Handicap. L’école inclusive est un sport de combat

Selon les syndicats, le nombre d’heures d’accompagnement alloué aux enfants « se réduit trop souvent à 3,7 heures par semaine, quand il était auparavant de 6 à 9 heures ». J.-M. Loos/MaxPPP

La journée d’action des AESH de ce 19 octobre, la troisième cette année, met en évidence les promesses non tenues d’une école proclamée « inclusive », mais à qui on ne donne pas les moyens de le devenir.

Elles et ils ne lâchent pas l’affaire.
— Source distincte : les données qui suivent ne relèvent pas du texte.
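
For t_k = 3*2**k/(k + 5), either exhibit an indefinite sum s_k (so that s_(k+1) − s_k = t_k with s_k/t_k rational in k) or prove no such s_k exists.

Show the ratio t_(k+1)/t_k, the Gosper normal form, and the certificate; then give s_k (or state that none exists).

Compute t_(k+1)/t_k: get 2*(k + 5)/(k + 6).
So A=2*k + 10 and B=k + 6, with C=1.
Need (2*k + 10)·f(k+1) − (k + 5)·f(k) = 1.
Bound: deg f ≤ -1.
deg f ≤ -1 is impossible — no certificate.

none — t_k is not Gosper-summable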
Les AESH (accompagnants d’élèves en situation de handicap) étaient dans la rue le 8 avril, dans une mobilisation qui a surpris par son ampleur ceux qui ne s’intéressent qu’épisodiquement à leur situation. Ils ont remis ça le 3 juin. Et comme ils n’obtiennent toujours pas ­satisfaction sur leurs revendications ­essentielles, ils y retournent ce mardi 19 octobre, avec une liste de manifestations et de rassemblements qui n’oublie aucun recoin de l’Hexagone (pour l’Île-de-France, rendez-vous à 13 heures à la station RER Luxembourg pour défiler en direction du ministère de l’Éducation nationale).

Tout irait pour le mieux, sauf que…

Mais leur malaise traduit une autre réalité, peut-être moins audible encore : celle d’une école décrétée « inclusive » par le gouvernement… et qui ne l’est toujours pas vraiment ; celle de familles et d’enfants dont les « besoins particuliers », selon la terminologie officielle, peinent à être pris en prise en compte. Au prix de souffrances multiples : celles des élèves, de leur famille et – à commencer par les AESH – de tous les personnels sommés d’endosser la difficile mutation de l’école française vers une inclusivité qui serait bien réelle, et pas seulement proclamée.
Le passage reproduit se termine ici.